First, let me describe the phrase "ghosting hours." Unlike the legal profession, where new associates are encouraged to work as many hours as possible and bill them all to a client, in the consulting profession, consultants are often encouraged to work as many hours as necessary, then only record 40 hours at the end of the week. The hours that were worked but not recorded are "ghosted."
Even on projects where ghosting is never explicitly discussed (and most managers know better than to directly tell their team to ghost), it is implied. Too many weeks with too many hours recorded generates frowning leaders and hard discussions. The expectation, however, is that the work still get done...usually without any additional resources.
The benefits of ghosting are obvious. Keeping (recorded) hours under control helps projects make their margins. It makes the client happy. It makes the consulting organization believe that the project is running smoothly - on time and on budget.
These are only short-term benefits, though. In the long-term, ghosting has a negative impact on the organization, the team, and the individual. And I firmly believe that the long-term negative impacts far outweigh any short-term benefits.

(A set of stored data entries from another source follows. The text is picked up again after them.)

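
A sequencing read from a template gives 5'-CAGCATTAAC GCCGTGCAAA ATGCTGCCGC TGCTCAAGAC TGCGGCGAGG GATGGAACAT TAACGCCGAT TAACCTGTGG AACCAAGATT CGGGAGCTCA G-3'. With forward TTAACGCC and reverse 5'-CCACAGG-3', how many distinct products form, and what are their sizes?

Two products: 75 bp, 21 bp

The forward primer TTAACGCC matches the top strand at positions 6–13, 60–67.
The reverse primer's reverse complement is CCTGTGG, matching at positions 74–80.
Each forward site pairs with the reverse site to give a product ending at position 80: sizes 75, 21 bp.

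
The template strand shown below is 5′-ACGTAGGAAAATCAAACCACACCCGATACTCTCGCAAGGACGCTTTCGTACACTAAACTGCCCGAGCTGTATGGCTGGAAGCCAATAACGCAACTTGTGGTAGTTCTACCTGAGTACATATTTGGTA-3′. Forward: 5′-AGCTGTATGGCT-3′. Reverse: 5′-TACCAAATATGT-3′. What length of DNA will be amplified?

63 bp

The forward primer matches the template at positions 65–76.
Reverse complement of the reverse primer: ACATATTTGGTA. This occurs on the top strand at positions 116–127.
The product runs from position 65 to position 127, so its length is 127 − 65 + 1 = 63 bp.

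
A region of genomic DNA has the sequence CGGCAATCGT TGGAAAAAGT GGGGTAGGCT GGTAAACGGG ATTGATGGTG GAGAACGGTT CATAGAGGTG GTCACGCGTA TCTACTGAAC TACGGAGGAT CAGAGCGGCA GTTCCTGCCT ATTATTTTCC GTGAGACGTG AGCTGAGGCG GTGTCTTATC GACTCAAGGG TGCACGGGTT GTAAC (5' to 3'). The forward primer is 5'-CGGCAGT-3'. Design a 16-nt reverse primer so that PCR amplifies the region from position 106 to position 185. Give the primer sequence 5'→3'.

5'-GTTACAACCCGTGCAC-3'

The product's 3' end on the top strand is position 185.
The reverse primer anneals to the top strand over positions 170–185, i.e. to GTGCACGGGTTGTAAC.
Its sequence written 5'→3' is the reverse complement: GTTACAACCCGTGCAC.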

Five Dangers of Ghosting Hours
- Estimating - Many consulting firms have an estimating model they use to determine how long a project should take, how many resources are required to do the work, and how much they should charge the client. These estimating models are typically based on extensive review of past projects. Even firms that don't have a set estimating model will look back on their projects and use them as a guideline for bidding on new projects. Despite these estimating models, projects consistently run over budget and miss deadline after deadline. Teams are constantly asking for more resources. It has gotten to the point where many consultants assume from the start that every project they're on will be extended. There are a hundred reasons why this might happen, but one of the root causes is ghosting. When team members hide the true number of hours they are working, the historical record of the effort required to complete a project is wrong. This leads to inaccurate estimating models, which leads to low-ball bids and project timelines that can never be achieved. It might not seem to matter if a low-level testing resource shaves 10 hours a week off of his time report. But if every tester does the same, you are quickly looking at enough hidden hours to support an extra full-time resource. Multiply this across all of the teams on a project, and it's easy to see how a "little ghosting" can lead to a grossly under-estimated project and a large time and money over-run.

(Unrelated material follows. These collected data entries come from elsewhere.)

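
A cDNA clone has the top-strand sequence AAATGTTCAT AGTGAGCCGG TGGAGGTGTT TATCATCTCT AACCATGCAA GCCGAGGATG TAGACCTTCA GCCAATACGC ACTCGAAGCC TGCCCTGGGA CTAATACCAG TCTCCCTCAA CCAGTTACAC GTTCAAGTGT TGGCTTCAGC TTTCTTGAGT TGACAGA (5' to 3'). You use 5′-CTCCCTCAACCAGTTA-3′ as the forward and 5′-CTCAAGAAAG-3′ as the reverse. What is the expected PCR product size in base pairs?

Scanning the template, CTCCCTCAACCAGTTA occurs at positions 112–127; this primer anneals to the bottom strand there with its 3' end pointing downstream.
The reverse primer's reverse complement is CTTTCTTGAG, which matches the template at positions 150–159.
Amplicon spans positions 112–159: 48 bp.

48 bp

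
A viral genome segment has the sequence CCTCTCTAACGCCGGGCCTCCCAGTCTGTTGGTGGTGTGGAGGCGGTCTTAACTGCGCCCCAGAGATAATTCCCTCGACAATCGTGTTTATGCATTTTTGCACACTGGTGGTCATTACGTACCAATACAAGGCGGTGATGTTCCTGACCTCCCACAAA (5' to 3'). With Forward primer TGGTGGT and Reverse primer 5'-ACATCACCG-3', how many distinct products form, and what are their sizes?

Two products: 112 bp, 36 bp

The forward primer TGGTGGT matches the top strand at positions 30–36, 106–112.
The reverse primer's reverse complement is CGGTGATGT, matching at positions 133–141.
Each forward site pairs with the reverse site to give a product ending at position 141: sizes 112, 36 bp.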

- Finances - The short-term financial benefits of ghosting are obvious. Recorded overtime eats into a project's hours and budget. The Partner can either choose to eat these hours, which kills his margin, or he can pass the hours along to the client, which leads to a very unhappy client. When you consider the cost of missed deadlines, project extensions, and budget over-runs discussed above, however, one or two projects that miss their margins in the short-term are a small price to pay for better estimating models and more accurate bids that lead to consistently more successful projects across the organization. What would your consulting firm save if it could reduce the number of projects that required an extension? What would you gain in repeat business from clients who were happy to finally work with a consulting firm that met all of its deadlines?
- Quality of Work - I'll keep this one brief. No one does their best work after 5 straight months of working 60 hours a week. On many occasions, consultants will ghost hours without letting their managers know. They don't want anyone to think they can't handle the job. Or they've received the cultural signals that overtime is frowned upon, so they hide it. Whatever the reason is, let me pass on this advice I once received from a very good manager, "No one can help you if you don't let them know you need help." Clients pay a lot of money for consultants. They expect top notch work. Ghosting degrades the quality of work. This upsets clients and makes them less likely to pay for your company's work in the future.

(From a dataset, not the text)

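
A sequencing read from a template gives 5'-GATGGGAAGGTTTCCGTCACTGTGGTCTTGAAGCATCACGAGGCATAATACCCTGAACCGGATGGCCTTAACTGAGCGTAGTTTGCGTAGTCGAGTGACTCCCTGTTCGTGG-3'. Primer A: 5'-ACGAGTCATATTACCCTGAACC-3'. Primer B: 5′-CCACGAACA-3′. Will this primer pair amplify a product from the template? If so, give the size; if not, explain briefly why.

Primer A (ACGAGTCATATTACCCTGAACC) does not match the top strand, and its reverse complement GGTTCAGGGTAATATGACTCGT does not match either.
With no annealing site for primer A, no amplification occurs.

No product — primer A has no binding site in the template.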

- Trust - Many companies have policies against ghosting. When the company policy states that ghosting is not allowed, but a project is asking team members to ghost, the consultants are put in a tricky situation. Do they ghost, and go against company policy? Or do they record all of their hours and risk the wrath of their immediate leadership? This situation degrades the trust between consultants and their leadership, and reduces the team's ability to work together as a cohesive unit. When a team can't work together, it takes longer to produce lower quality work. I direct you again to the cost of missed deadlines and poor output.
- Burn Out - Consultants burn out at an alarming rate. When I tell people I stayed at one firm for five years, they're usually surprised. That's a long time to stay at a consulting firm. Studies have shown over and over, though, that there's a huge cost associated with losing an employee. Not only are you losing all of the time and money you have invested in that person - think training and mentoring - but now you have to spend time and money to find a replacement and get that person ramped up to a comparable level. Ghosting directly contributes to burn out, which directly hurts your organization.